Ты уже не раз это сказал, мой господин, но ничего не объяснил. Княжество Хаката — вовсе не священная земля наших предковю Какое нам дело до того, что орды монголов — кто бы это ни был — вторглись в Хакату? Пускай разрушают ее. У нас станет одним врагом меньше. Разве не так?
Масамунэ повернулся к своему управляющему в поисках помощи, но сей муж, равно одаренный опытом и мудростью, еще несколько минут назад сосредоточил все свое внимание на дальней кромке леса.
Если монголы уничтожат Хакату, то они явятся и сюда — это будет лишь вопросом времени.
Киёми рассмеялась.
Пожалуйста, не шути. Хаката расположена на острове Кюсю, а мы — на Сикоку.

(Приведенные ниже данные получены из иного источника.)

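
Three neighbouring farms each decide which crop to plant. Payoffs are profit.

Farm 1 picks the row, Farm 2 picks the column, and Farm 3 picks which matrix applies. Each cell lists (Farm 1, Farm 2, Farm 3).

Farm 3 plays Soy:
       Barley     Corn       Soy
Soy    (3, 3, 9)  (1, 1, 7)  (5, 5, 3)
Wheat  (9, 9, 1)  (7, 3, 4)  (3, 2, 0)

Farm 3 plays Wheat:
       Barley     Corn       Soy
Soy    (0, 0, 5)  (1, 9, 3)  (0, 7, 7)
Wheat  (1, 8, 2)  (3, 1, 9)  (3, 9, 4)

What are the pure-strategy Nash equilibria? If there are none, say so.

Farm 1 against (Barley, Soy): payoffs 3, 9 → best response Wheat.
Farm 1 against (Barley, Wheat): payoffs 0, 1 → best response Wheat.
Farm 1 against (Corn, Soy): payoffs 1, 7 → best response Wheat.
Farm 1 against (Corn, Wheat): payoffs 1, 3 → best response Wheat.
Farm 1 against (Soy, Soy): payoffs 5, 3 → best response Soy.
Farm 1 against (Soy, Wheat): payoffs 0, 3 → best response Wheat.
Farm 2 against (Soy, Soy): payoffs 3, 1, 5 → best response Soy.
Farm 2 against (Soy, Wheat): payoffs 0, 9, 7 → best response Corn.
Farm 2 against (Wheat, Soy): payoffs 9, 3, 2 → best response Barley.
Farm 2 against (Wheat, Wheat): payoffs 8, 1, 9 → best response Soy.
Farm 3 against (Soy, Barley): payoffs 9, 5 → best response Soy.
Farm 3 against (Soy, Corn): payoffs 7, 3 → best response Soy.
Farm 3 against (Soy, Soy): payoffs 3, 7 → best response Wheat.
Farm 3 against (Wheat, Barley): payoffs 1, 2 → best response Wheat.
Farm 3 against (Wheat, Corn): payoffs 4, 9 → best response Wheat.
Farm 3 against (Wheat, Soy): payoffs 0, 4 → best response Wheat.
Mutual best responses: (Wheat, Soy, Wheat).

Pure NE: (Wheat, Soy, Wheat)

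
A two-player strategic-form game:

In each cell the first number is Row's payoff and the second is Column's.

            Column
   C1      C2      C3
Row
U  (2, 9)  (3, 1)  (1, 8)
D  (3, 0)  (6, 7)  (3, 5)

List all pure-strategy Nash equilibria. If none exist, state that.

The unique pure-strategy Nash equilibrium is (D, C2).

For each player, find the best response to each opponent profile; mutual best responses are the pure NE.
Row against C1: payoffs 2, 3 → best response D.
Row against C2: payoffs 3, 6 → best response D.
Row against C3: payoffs 1, 3 → best response D.
Column against U: payoffs 9, 1, 8 → best response C1.
Column against D: payoffs 0, 7, 5 → best response C2.
Mutual best responses: (D, C2).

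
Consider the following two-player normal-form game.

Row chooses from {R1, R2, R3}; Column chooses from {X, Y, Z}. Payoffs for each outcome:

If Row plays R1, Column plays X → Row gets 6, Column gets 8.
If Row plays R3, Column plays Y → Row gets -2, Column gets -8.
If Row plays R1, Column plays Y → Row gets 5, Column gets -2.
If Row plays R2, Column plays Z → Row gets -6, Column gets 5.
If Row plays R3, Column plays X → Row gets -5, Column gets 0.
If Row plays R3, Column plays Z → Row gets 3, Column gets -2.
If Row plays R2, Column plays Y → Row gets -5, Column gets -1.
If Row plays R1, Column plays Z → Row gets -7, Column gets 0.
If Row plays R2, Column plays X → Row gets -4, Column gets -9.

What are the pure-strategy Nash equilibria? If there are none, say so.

(R1, X): Row gets 6, best alternative -4; Column gets 8, best alternative 0. No profitable deviation — NE.
(R1, Y): Column can switch to X (-2 → 8). Not NE.
(R1, Z): Row can switch to R2 (-7 → -6). Not NE.
(R2, X): Row can switch to R1 (-4 → 6). Not NE.
(R2, Y): Row can switch to R1 (-5 → 5). Not NE.
(R2, Z): Row can switch to R3 (-6 → 3). Not NE.
(R3, X): Row can switch to R1 (-5 → 6). Not NE.
(R3, Y): Row can switch to R1 (-2 → 5). Not NE.
(R3, Z): Column can switch to X (-2 → 0). Not NE.

Pure NE: (R1, X)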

Она произнесла это таким тоном, как будто ее слова объясняли все, что только нужно.
Хотя Киёми была его женой уже десять лет и родила ему троих детей, она все еще казалась Масамунэ юной, особенно когда смеялась. Он обнаружил, что совершенно не в состоянии сердиться на нее, хотя она возмутительно мало понимает в политике.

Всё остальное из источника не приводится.